Answer: Constraints. If you haven’t heard the phrase “Creativity Loves Constraints” then google it. Maybe I’ll do a post on it in the future, but the idea is that some constraint focuses creativity.

First of all, we’ve already constrained from the nebulous anything to Batman vs Superman. That’s fairly specific and tight constraint wise. But we want to be sure that we make a financially successful movie and a creatively memorable movie, right? So, let’s tighten in a little further. But how?

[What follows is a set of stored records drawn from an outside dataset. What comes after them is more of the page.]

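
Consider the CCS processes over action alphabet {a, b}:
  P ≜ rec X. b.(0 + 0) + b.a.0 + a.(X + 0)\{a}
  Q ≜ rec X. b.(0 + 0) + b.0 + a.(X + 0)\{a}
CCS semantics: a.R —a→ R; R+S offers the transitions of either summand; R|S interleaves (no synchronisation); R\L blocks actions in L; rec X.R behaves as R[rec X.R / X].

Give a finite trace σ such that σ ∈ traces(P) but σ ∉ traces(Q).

ba

P's transition system — 7 states:
  u0 = rec X. b.(0 + 0) + b.a.0 + a.(X + 0)\{a} has moves ··a··> u1, ··b··> u2, ··b··> u3
  u1 = ((rec X. b.(0 + 0) + b.a.0 + a.(X + 0)\{a}) + 0)\{a} has moves ··b··> u4, ··b··> u5
  u2 = 0 + 0 has moves ∅
  u3 = a.0 has moves ··a··> u6
  u4 = (0 + 0)\{a} has moves ∅
  u5 = (a.0)\{a} has moves ∅
  u6 = 0 has moves ∅
Q's transition system — 6 states:
  v0 = rec X. b.(0 + 0) + b.0 + a.(X + 0)\{a} has moves ··a··> v1, ··b··> v2, ··b··> v3
  v1 = ((rec X. b.(0 + 0) + b.0 + a.(X + 0)\{a}) + 0)\{a} has moves ··b··> v4, ··b··> v5
  v2 = 0 has moves ∅
  v3 = 0 + 0 has moves ∅
  v4 = (0 + 0)\{a} has moves ∅
  v5 = 0\{a} has moves ∅
Run σ = ⟨ba⟩ on P: start {u0}
  [1] b ⇒ {u2, u3}
  [2] a ⇒ {u6}
  ✓ P
Run σ = ⟨ba⟩ on Q: start {v0}
  [1] b ⇒ {v2, v3}
  [2] a ⇒ ∅  — Q cannot continue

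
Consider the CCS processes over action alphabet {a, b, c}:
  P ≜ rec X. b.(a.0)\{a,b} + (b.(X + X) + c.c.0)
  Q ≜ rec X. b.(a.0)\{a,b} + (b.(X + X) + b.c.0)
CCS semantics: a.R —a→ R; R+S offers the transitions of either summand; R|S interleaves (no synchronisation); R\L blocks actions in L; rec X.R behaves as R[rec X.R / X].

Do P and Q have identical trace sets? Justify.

NO — witness ⟨c⟩

P's transition system — 5 states:
  m0 = rec X. b.(a.0)\{a,b} + (b.(X + X) + c.c.0) ⊢ ··b··> m1, ··b··> m2, ··c··> m3
  m1 = (a.0)\{a,b} ⊢ (no moves)
  m2 = (rec X. b.(a.0)\{a,b} + (b.(X + X) + c.c.0)) + (rec X. b.(a.0)\{a,b} + (b.(X + X) + c.c.0)) ⊢ ··b··> m1, ··b··> m2, ··c··> m3
  m3 = c.0 ⊢ ··c··> m4
  m4 = 0 ⊢ (no moves)
Q's transition system — 5 states:
  n0 = rec X. b.(a.0)\{a,b} + (b.(X + X) + b.c.0) ⊢ ··b··> n1, ··b··> n2, ··b··> n3
  n1 = (a.0)\{a,b} ⊢ (no moves)
  n2 = (rec X. b.(a.0)\{a,b} + (b.(X + X) + b.c.0)) + (rec X. b.(a.0)\{a,b} + (b.(X + X) + b.c.0)) ⊢ ··b··> n1, ··b··> n2, ··b··> n3
  n3 = c.0 ⊢ ··c··> n4
  n4 = 0 ⊢ (no moves)
Executing c from P (initial set {m0}):
  [1] c ⇒ {m3}
  P completes σ.
Executing c from Q (initial set {n0}):
  [1] c ⇒ ∅ (Q stuck)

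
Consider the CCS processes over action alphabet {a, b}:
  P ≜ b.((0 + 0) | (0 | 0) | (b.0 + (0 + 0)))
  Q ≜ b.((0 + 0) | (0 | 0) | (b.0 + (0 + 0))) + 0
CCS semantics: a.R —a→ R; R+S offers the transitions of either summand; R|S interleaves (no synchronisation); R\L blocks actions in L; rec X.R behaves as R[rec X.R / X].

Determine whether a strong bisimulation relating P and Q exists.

LTS(P): 3 reachable states
  u0 = b.((0 + 0) | (0 | 0) | (b.0 + (0 + 0))) → -b-> u1
  u1 = (0 + 0) | (0 | 0) | (b.0 + (0 + 0)) → -b-> u2
  u2 = (0 + 0) | (0 | 0) | 0 → ∅
LTS(Q): 3 reachable states
  v0 = b.((0 + 0) | (0 | 0) | (b.0 + (0 + 0))) + 0 → -b-> v1
  v1 = (0 + 0) | (0 | 0) | (b.0 + (0 + 0)) → -b-> v2
  v2 = (0 + 0) | (0 | 0) | 0 → ∅
Coarsest stable partition (strong bisimilarity classes):
  B0 = {u0, v0}
  B1 = {u1, v1}
  B2 = {u2, v2}
u0 ∈ B0, v0 ∈ B0 → same block

bisimilar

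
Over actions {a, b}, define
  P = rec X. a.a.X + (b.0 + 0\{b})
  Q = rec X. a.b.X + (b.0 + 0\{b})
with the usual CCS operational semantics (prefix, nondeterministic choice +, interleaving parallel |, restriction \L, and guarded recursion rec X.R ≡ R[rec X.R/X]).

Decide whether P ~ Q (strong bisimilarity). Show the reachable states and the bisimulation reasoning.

P's transition system — 3 states:
  s0 = rec X. a.a.X + (b.0 + 0\{b}) | —a→ s1, —b→ s2
  s1 = a.(rec X. a.a.X + (b.0 + 0\{b})) | —a→ s0
  s2 = 0 | ∅
Q's transition system — 3 states:
  t0 = rec X. a.b.X + (b.0 + 0\{b}) | —a→ t1, —b→ t2
  t1 = b.(rec X. a.b.X + (b.0 + 0\{b})) | —b→ t0
  t2 = 0 | ∅
Bisimilarity quotient blocks:
  B0 = {s0}
  B1 = {s1}
  B2 = {s2, t2}
  B3 = {t0}
  B4 = {t1}
s0 ∈ B0, t0 ∈ B3 → different blocks

P ≁ Q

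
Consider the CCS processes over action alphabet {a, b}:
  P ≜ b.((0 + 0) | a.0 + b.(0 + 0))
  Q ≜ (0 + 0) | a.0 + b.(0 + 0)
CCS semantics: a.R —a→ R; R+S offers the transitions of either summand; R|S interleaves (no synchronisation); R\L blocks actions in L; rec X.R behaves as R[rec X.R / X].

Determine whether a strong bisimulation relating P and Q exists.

P ≁ Q

Reachable graph of P (4 states):
  m0 = b.((0 + 0) | a.0 + b.(0 + 0)) → =b=> m1
  m1 = (0 + 0) | a.0 + b.(0 + 0) → =a=> m2, =b=> m3
  m2 = (0 + 0) | 0 → (no moves)
  m3 = 0 + 0 → (no moves)
Reachable graph of Q (3 states):
  n0 = (0 + 0) | a.0 + b.(0 + 0) → =a=> n1, =b=> n2
  n1 = (0 + 0) | 0 → (no moves)
  n2 = 0 + 0 → (no moves)
Partition-refinement fixed point:
  B0 = {m0}
  B1 = {m1, n0}
  B2 = {m2, m3, n1, n2}
m0 ∈ B0, n0 ∈ B1 → different blocks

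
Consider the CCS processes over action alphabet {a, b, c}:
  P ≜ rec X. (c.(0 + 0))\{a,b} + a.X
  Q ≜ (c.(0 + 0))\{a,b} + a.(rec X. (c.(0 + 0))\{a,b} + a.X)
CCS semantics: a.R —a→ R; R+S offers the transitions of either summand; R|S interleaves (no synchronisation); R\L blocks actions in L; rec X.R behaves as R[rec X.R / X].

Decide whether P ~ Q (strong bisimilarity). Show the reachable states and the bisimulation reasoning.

LTS(P): 2 reachable states
  u0 = rec X. (c.(0 + 0))\{a,b} + a.X has moves --a--▸ u0, --c--▸ u1
  u1 = (0 + 0)\{a,b} has moves deadlocked
LTS(Q): 3 reachable states
  v0 = (c.(0 + 0))\{a,b} + a.(rec X. (c.(0 + 0))\{a,b} + a.X) has moves --a--▸ v1, --c--▸ v2
  v1 = rec X. (c.(0 + 0))\{a,b} + a.X has moves --a--▸ v1, --c--▸ v2
  v2 = (0 + 0)\{a,b} has moves deadlocked
Coarsest stable partition (strong bisimilarity classes):
  B0 = {u0, v0, v1}
  B1 = {u1, v2}
u0 ∈ B0, v0 ∈ B0 → same block

bisimilar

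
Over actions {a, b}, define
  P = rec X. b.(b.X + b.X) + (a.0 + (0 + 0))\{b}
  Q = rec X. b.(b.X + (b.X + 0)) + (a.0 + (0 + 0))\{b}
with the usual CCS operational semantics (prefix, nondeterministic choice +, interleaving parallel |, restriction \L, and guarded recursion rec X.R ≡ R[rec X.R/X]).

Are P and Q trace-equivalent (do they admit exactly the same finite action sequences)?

Reachable graph of P (3 states):
  m0 = rec X. b.(b.X + b.X) + (a.0 + (0 + 0))\{b} → -a-> m1, -b-> m2
  m1 = 0\{b} → deadlocked
  m2 = b.(rec X. b.(b.X + b.X) + (a.0 + (0 + 0))\{b}) + b.(rec X. b.(b.X + b.X) + (a.0 + (0 + 0))\{b}) → -b-> m0
Reachable graph of Q (3 states):
  n0 = rec X. b.(b.X + (b.X + 0)) + (a.0 + (0 + 0))\{b} → -a-> n1, -b-> n2
  n1 = 0\{b} → deadlocked
  n2 = b.(rec X. b.(b.X + (b.X + 0)) + (a.0 + (0 + 0))\{b}) + (b.(rec X. b.(b.X + (b.X + 0)) + (a.0 + (0 + 0))\{b}) + 0) → -b-> n0
Partition-refinement fixed point:
  B0 = {m0, n0}
  B1 = {m2, n2}
  B2 = {m1, n1}
m0 ∈ B0, n0 ∈ B0 → same block
Bisimilar ⇒ trace-equivalent.

traces(P) = traces(Q)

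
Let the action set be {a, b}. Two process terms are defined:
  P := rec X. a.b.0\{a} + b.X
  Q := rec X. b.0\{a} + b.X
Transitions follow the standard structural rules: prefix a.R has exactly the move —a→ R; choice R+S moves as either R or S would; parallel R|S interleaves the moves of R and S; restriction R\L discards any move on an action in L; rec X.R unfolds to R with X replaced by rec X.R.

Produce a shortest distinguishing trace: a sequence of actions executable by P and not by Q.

P's transition system — 3 states:
  s0 = rec X. a.b.0\{a} + b.X | —a→ s1, —b→ s0
  s1 = b.0\{a} | —b→ s2
  s2 = 0\{a} | (no moves)
Q's transition system — 2 states:
  t0 = rec X. b.0\{a} + b.X | —b→ t0, —b→ t1
  t1 = 0\{a} | (no moves)
Executing a from P (initial set {s0}):
  [1] a ⇒ {s1}
  — P admits the full trace.
Executing a from Q (initial set {t0}):
  [1] a ⇒ ∅  — Q cannot continue

a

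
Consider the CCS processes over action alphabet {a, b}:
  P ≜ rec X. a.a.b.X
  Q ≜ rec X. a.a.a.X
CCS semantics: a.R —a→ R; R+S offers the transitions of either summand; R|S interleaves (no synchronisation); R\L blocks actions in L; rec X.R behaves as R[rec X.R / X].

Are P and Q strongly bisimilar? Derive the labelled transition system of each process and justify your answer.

P ≁ Q

Reachable graph of P (3 states):
  u0 = rec X. a.a.b.X | =a=> u1
  u1 = a.b.(rec X. a.a.b.X) | =a=> u2
  u2 = b.(rec X. a.a.b.X) | =b=> u0
Reachable graph of Q (3 states):
  v0 = rec X. a.a.a.X | =a=> v1
  v1 = a.a.(rec X. a.a.a.X) | =a=> v2
  v2 = a.(rec X. a.a.a.X) | =a=> v0
Coarsest stable partition (strong bisimilarity classes):
  B0 = {u0}
  B1 = {u1}
  B2 = {u2}
  B3 = {v0, v1, v2}
u0 ∈ B0, v0 ∈ B3 → different blocks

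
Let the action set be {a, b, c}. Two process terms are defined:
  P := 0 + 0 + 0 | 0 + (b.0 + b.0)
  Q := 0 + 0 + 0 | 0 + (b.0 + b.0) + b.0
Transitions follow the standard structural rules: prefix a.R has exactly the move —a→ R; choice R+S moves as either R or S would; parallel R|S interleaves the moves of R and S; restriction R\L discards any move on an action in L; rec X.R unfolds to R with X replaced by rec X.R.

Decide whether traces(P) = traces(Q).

Reachable graph of P (2 states):
  p0 = 0 + 0 + 0 | 0 + (b.0 + b.0) has moves --b--▸ p1
  p1 = 0 has moves (no moves)
Reachable graph of Q (2 states):
  q0 = 0 + 0 + 0 | 0 + (b.0 + b.0) + b.0 has moves --b--▸ q1
  q1 = 0 has moves (no moves)
Bisimilarity quotient blocks:
  B0 = {p0, q0}
  B1 = {p1, q1}
p0 ∈ B0, q0 ∈ B0 → same block
Bisimilar ⇒ trace-equivalent.

trace-equivalent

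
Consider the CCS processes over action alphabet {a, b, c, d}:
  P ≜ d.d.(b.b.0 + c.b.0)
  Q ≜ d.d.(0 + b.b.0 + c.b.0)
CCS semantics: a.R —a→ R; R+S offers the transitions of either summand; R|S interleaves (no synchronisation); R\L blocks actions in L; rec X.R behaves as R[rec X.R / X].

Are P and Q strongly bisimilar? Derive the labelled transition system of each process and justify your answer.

P ~ Q

LTS(P): 5 reachable states
  m0 = d.d.(b.b.0 + c.b.0) | ··d··> m1
  m1 = d.(b.b.0 + c.b.0) | ··d··> m2
  m2 = b.b.0 + c.b.0 | ··b··> m3, ··c··> m3
  m3 = b.0 | ··b··> m4
  m4 = 0 | deadlocked
LTS(Q): 5 reachable states
  n0 = d.d.(0 + b.b.0 + c.b.0) | ··d··> n1
  n1 = d.(0 + b.b.0 + c.b.0) | ··d··> n2
  n2 = 0 + b.b.0 + c.b.0 | ··b··> n3, ··c··> n3
  n3 = b.0 | ··b··> n4
  n4 = 0 | deadlocked
Bisimilarity quotient blocks:
  B0 = {m0, n0}
  B1 = {m1, n1}
  B2 = {m2, n2}
  B3 = {m3, n3}
  B4 = {m4, n4}
m0 ∈ B0, n0 ∈ B0 → same block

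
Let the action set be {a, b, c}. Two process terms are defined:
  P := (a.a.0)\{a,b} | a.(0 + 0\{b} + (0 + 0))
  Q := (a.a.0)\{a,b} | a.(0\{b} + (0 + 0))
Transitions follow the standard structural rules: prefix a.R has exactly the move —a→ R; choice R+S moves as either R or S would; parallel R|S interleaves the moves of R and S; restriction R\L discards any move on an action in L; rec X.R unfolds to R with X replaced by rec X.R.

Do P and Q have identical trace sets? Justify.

Reachable graph of P (2 states):
  u0 = (a.a.0)\{a,b} | a.(0 + 0\{b} + (0 + 0)) → =a=> u1
  u1 = (a.a.0)\{a,b} | (0 + 0\{b} + (0 + 0)) → ·
Reachable graph of Q (2 states):
  v0 = (a.a.0)\{a,b} | a.(0\{b} + (0 + 0)) → =a=> v1
  v1 = (a.a.0)\{a,b} | (0\{b} + (0 + 0)) → ·
Partition-refinement fixed point:
  B0 = {u0, v0}
  B1 = {u1, v1}
u0 ∈ B0, v0 ∈ B0 → same block
Bisimilar ⇒ trace-equivalent.

trace-equivalent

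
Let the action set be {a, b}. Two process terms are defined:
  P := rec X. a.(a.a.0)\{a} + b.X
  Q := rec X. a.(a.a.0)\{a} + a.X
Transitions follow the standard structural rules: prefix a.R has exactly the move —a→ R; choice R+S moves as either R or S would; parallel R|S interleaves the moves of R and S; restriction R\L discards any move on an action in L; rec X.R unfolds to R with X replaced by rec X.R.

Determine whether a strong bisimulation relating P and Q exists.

P's transition system — 2 states:
  m0 = rec X. a.(a.a.0)\{a} + b.X :: =a=> m1, =b=> m0
  m1 = (a.a.0)\{a} :: (no moves)
Q's transition system — 2 states:
  n0 = rec X. a.(a.a.0)\{a} + a.X :: =a=> n0, =a=> n1
  n1 = (a.a.0)\{a} :: (no moves)
Bisimilarity quotient blocks:
  B0 = {m0}
  B1 = {m1, n1}
  B2 = {n0}
m0 ∈ B0, n0 ∈ B2 → different blocks

NO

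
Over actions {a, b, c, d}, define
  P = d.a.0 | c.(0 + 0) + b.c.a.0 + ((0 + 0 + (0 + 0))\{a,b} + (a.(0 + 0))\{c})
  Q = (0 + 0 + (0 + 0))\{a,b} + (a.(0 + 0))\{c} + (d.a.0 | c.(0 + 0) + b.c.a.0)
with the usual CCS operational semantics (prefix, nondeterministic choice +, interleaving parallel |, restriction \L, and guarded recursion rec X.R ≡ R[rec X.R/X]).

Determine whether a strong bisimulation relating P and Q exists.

bisimilar

Reachable graph of P (10 states):
  u0 = d.a.0 | c.(0 + 0) + b.c.a.0 + ((0 + 0 + (0 + 0))\{a,b} + (a.(0 + 0))\{c}) ⊢ ··a··> u1, ··b··> u2, ··c··> u3, ··d··> u4
  u1 = (0 + 0)\{c} ⊢ (no moves)
  u2 = c.a.0 ⊢ ··c··> u5
  u3 = d.a.0 | (0 + 0) ⊢ ··d··> u6
  u4 = a.0 | c.(0 + 0) ⊢ ··a··> u7, ··c··> u6
  u5 = a.0 ⊢ ··a··> u8
  u6 = a.0 | (0 + 0) ⊢ ··a··> u9
  u7 = 0 | c.(0 + 0) ⊢ ··c··> u9
  u8 = 0 ⊢ (no moves)
  u9 = 0 | (0 + 0) ⊢ (no moves)
Reachable graph of Q (10 states):
  v0 = (0 + 0 + (0 + 0))\{a,b} + (a.(0 + 0))\{c} + (d.a.0 | c.(0 + 0) + b.c.a.0) ⊢ ··a··> v1, ··b··> v2, ··c··> v3, ··d··> v4
  v1 = (0 + 0)\{c} ⊢ (no moves)
  v2 = c.a.0 ⊢ ··c··> v5
  v3 = d.a.0 | (0 + 0) ⊢ ··d··> v6
  v4 = a.0 | c.(0 + 0) ⊢ ··a··> v7, ··c··> v6
  v5 = a.0 ⊢ ··a··> v8
  v6 = a.0 | (0 + 0) ⊢ ··a··> v9
  v7 = 0 | c.(0 + 0) ⊢ ··c··> v9
  v8 = 0 ⊢ (no moves)
  v9 = 0 | (0 + 0) ⊢ (no moves)
Partition-refinement fixed point:
  B0 = {u0, v0}
  B1 = {u3, v3}
  B2 = {u5, u6, v5, v6}
  B3 = {u1, u8, u9, v1, v8, v9}
  B4 = {u4, v4}
  B5 = {u7, v7}
  B6 = {u2, v2}
u0 ∈ B0, v0 ∈ B0 → same block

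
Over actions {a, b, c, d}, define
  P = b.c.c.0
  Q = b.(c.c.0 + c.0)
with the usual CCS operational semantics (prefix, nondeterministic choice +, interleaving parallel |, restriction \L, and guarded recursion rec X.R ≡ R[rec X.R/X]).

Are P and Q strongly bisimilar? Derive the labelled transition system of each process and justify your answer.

Reachable graph of P (4 states):
  m0 = b.c.c.0 :: -b-> m1
  m1 = c.c.0 :: -c-> m2
  m2 = c.0 :: -c-> m3
  m3 = 0 :: (no moves)
Reachable graph of Q (4 states):
  n0 = b.(c.c.0 + c.0) :: -b-> n1
  n1 = c.c.0 + c.0 :: -c-> n2, -c-> n3
  n2 = 0 :: (no moves)
  n3 = c.0 :: -c-> n2
Coarsest stable partition (strong bisimilarity classes):
  B0 = {m0}
  B1 = {m1}
  B2 = {m2, n3}
  B3 = {m3, n2}
  B4 = {n0}
  B5 = {n1}
m0 ∈ B0, n0 ∈ B4 → different blocks

P ≁ Q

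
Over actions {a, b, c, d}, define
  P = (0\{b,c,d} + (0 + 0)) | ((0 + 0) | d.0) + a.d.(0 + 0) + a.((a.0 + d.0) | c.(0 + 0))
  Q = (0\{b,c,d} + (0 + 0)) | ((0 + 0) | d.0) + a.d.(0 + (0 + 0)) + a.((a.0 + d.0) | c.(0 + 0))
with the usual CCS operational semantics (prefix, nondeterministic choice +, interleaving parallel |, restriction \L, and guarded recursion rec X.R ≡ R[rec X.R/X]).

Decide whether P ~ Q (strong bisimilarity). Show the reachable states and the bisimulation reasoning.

P ~ Q

Reachable graph of P (8 states):
  u0 = (0\{b,c,d} + (0 + 0)) | ((0 + 0) | d.0) + a.d.(0 + 0) + a.((a.0 + d.0) | c.(0 + 0)) :: =a=> u1, =a=> u2, =d=> u3
  u1 = (a.0 + d.0) | c.(0 + 0) :: =a=> u4, =c=> u5, =d=> u4
  u2 = d.(0 + 0) :: =d=> u6
  u3 = (0\{b,c,d} + (0 + 0)) | ((0 + 0) | 0) :: ·
  u4 = 0 | c.(0 + 0) :: =c=> u7
  u5 = (a.0 + d.0) | (0 + 0) :: =a=> u7, =d=> u7
  u6 = 0 + 0 :: ·
  u7 = 0 | (0 + 0) :: ·
Reachable graph of Q (8 states):
  v0 = (0\{b,c,d} + (0 + 0)) | ((0 + 0) | d.0) + a.d.(0 + (0 + 0)) + a.((a.0 + d.0) | c.(0 + 0)) :: =a=> v1, =a=> v2, =d=> v3
  v1 = (a.0 + d.0) | c.(0 + 0) :: =a=> v4, =c=> v5, =d=> v4
  v2 = d.(0 + (0 + 0)) :: =d=> v6
  v3 = (0\{b,c,d} + (0 + 0)) | ((0 + 0) | 0) :: ·
  v4 = 0 | c.(0 + 0) :: =c=> v7
  v5 = (a.0 + d.0) | (0 + 0) :: =a=> v7, =d=> v7
  v6 = 0 + (0 + 0) :: ·
  v7 = 0 | (0 + 0) :: ·
Bisimilarity quotient blocks:
  B0 = {u0, v0}
  B1 = {u1, v1}
  B2 = {u5, v5}
  B3 = {u3, u6, u7, v3, v6, v7}
  B4 = {u4, v4}
  B5 = {u2, v2}
u0 ∈ B0, v0 ∈ B0 → same block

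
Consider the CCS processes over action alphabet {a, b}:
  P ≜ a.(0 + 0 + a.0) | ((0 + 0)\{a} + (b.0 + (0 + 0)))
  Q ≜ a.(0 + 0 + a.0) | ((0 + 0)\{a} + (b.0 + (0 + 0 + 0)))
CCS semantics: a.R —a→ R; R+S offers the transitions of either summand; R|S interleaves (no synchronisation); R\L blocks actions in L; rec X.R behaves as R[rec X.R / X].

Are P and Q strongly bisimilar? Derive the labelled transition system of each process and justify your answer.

Reachable graph of P (6 states):
  m0 = a.(0 + 0 + a.0) | ((0 + 0)\{a} + (b.0 + (0 + 0))) has moves --a--▸ m1, --b--▸ m2
  m1 = (0 + 0 + a.0) | ((0 + 0)\{a} + (b.0 + (0 + 0))) has moves --a--▸ m3, --b--▸ m4
  m2 = a.(0 + 0 + a.0) | 0 has moves --a--▸ m4
  m3 = 0 | ((0 + 0)\{a} + (b.0 + (0 + 0))) has moves --b--▸ m5
  m4 = (0 + 0 + a.0) | 0 has moves --a--▸ m5
  m5 = 0 | 0 has moves stopped
Reachable graph of Q (6 states):
  n0 = a.(0 + 0 + a.0) | ((0 + 0)\{a} + (b.0 + (0 + 0 + 0))) has moves --a--▸ n1, --b--▸ n2
  n1 = (0 + 0 + a.0) | ((0 + 0)\{a} + (b.0 + (0 + 0 + 0))) has moves --a--▸ n3, --b--▸ n4
  n2 = a.(0 + 0 + a.0) | 0 has moves --a--▸ n4
  n3 = 0 | ((0 + 0)\{a} + (b.0 + (0 + 0 + 0))) has moves --b--▸ n5
  n4 = (0 + 0 + a.0) | 0 has moves --a--▸ n5
  n5 = 0 | 0 has moves stopped
Bisimilarity quotient blocks:
  B0 = {m0, n0}
  B1 = {m1, n1}
  B2 = {m4, n4}
  B3 = {m5, n5}
  B4 = {m3, n3}
  B5 = {m2, n2}
m0 ∈ B0, n0 ∈ B0 → same block

bisimilar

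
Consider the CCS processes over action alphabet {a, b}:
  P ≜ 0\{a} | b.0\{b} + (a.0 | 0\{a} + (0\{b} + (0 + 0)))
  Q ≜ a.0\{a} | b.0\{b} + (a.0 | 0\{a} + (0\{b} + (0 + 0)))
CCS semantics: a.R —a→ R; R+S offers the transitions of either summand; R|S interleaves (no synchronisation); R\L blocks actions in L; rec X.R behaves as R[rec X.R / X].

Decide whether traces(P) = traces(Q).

P's transition system — 3 states:
  p0 = 0\{a} | b.0\{b} + (a.0 | 0\{a} + (0\{b} + (0 + 0))) → ··a··> p1, ··b··> p2
  p1 = 0 | 0\{a} → (no moves)
  p2 = 0\{a} | 0\{b} → (no moves)
Q's transition system — 5 states:
  q0 = a.0\{a} | b.0\{b} + (a.0 | 0\{a} + (0\{b} + (0 + 0))) → ··a··> q1, ··a··> q2, ··b··> q3
  q1 = 0 | 0\{a} → (no moves)
  q2 = 0\{a} | b.0\{b} → ··b··> q4
  q3 = a.0\{a} | 0\{b} → ··a··> q4
  q4 = 0\{a} | 0\{b} → (no moves)
Trace ⟨ab⟩ through Q, begin at {q0}:
  [1] a ⇒ {q1, q2}
  [2] b ⇒ {q4}
  — Q admits the full trace.
Trace ⟨ab⟩ through P, begin at {p0}:
  [1] a ⇒ {p1}
  [2] b ⇒ ∅ (P stuck)

NO — witness ⟨ab⟩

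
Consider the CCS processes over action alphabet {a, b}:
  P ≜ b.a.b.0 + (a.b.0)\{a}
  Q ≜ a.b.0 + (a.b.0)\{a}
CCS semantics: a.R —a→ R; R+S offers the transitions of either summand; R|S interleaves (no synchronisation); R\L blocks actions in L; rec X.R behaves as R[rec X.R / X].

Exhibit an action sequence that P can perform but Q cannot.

Reachable graph of P (4 states):
  p0 = b.a.b.0 + (a.b.0)\{a} | --b--▸ p1
  p1 = a.b.0 | --a--▸ p2
  p2 = b.0 | --b--▸ p3
  p3 = 0 | ·
Reachable graph of Q (3 states):
  q0 = a.b.0 + (a.b.0)\{a} | --a--▸ q1
  q1 = b.0 | --b--▸ q2
  q2 = 0 | ·
Executing b from P (initial set {p0}):
  step 1 (b): {p1}
  ✓ P
Executing b from Q (initial set {q0}):
  step 1 (b): ∅ (Q stuck)

b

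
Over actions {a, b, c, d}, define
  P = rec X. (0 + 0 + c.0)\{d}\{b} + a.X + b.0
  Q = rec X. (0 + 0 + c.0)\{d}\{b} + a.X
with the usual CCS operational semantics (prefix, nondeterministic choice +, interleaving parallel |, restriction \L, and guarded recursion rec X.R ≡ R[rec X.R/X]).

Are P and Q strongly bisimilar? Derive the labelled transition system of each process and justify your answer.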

Data Analytics. While there are a million questions we could ask film analytics to answers I’m just going to give one example here. It comes from another blog: Math Miners (www.mathminers.com). Basically they took search and social media to determine who should win in a battle between Batman and Superman. Now, whatever side you are on in this debate (Superman, obviously) you have to pick a winner to write a Superman vs Batman movie. Big data and what I’m trying to coin as film analytics (big data analytics for film) can’t do this for you, but it can give you accurate insights to help constrain your choices.

According to Math Miners’ data analysis Americans are much more passionate about batman than Superman. Superman is more often searched in foreign markets, but they seem much less passionate about him. It would appear that Superman ought to lose.

BUT WAIT! This is where analytics and creativity make beautiful babies. Sure, you can go on what seems like the obvious route (there, I ruined the movie for you), but you can also make a creative reversal. Maybe Batman loses? Now you have to really justify this reversal, but you can be certain that Batman lovers are going to have a strong reaction. So, you need to justify and redeem the situation. Perhaps, Batman lets Superman win as part of an elaborate plan and we only realize that later on? Now the audience still doesn’t know who would win in a real fight, but they are really engaged in the story… (I’ve really spoiled the movie for you now!)

Point is, that at every step you can take accurate data to guide your decisions and you can even test them to come to the optimal mix of story and financial product. Film analytics is less like Kryptonite and more peas. Maybe you don’t like them, but they can really help your film fly (like Superman) instead of flop (like… not Superman).

What do you use to track trends or pick story ideas? Have you used any analytic tools or methods and if so, which ones?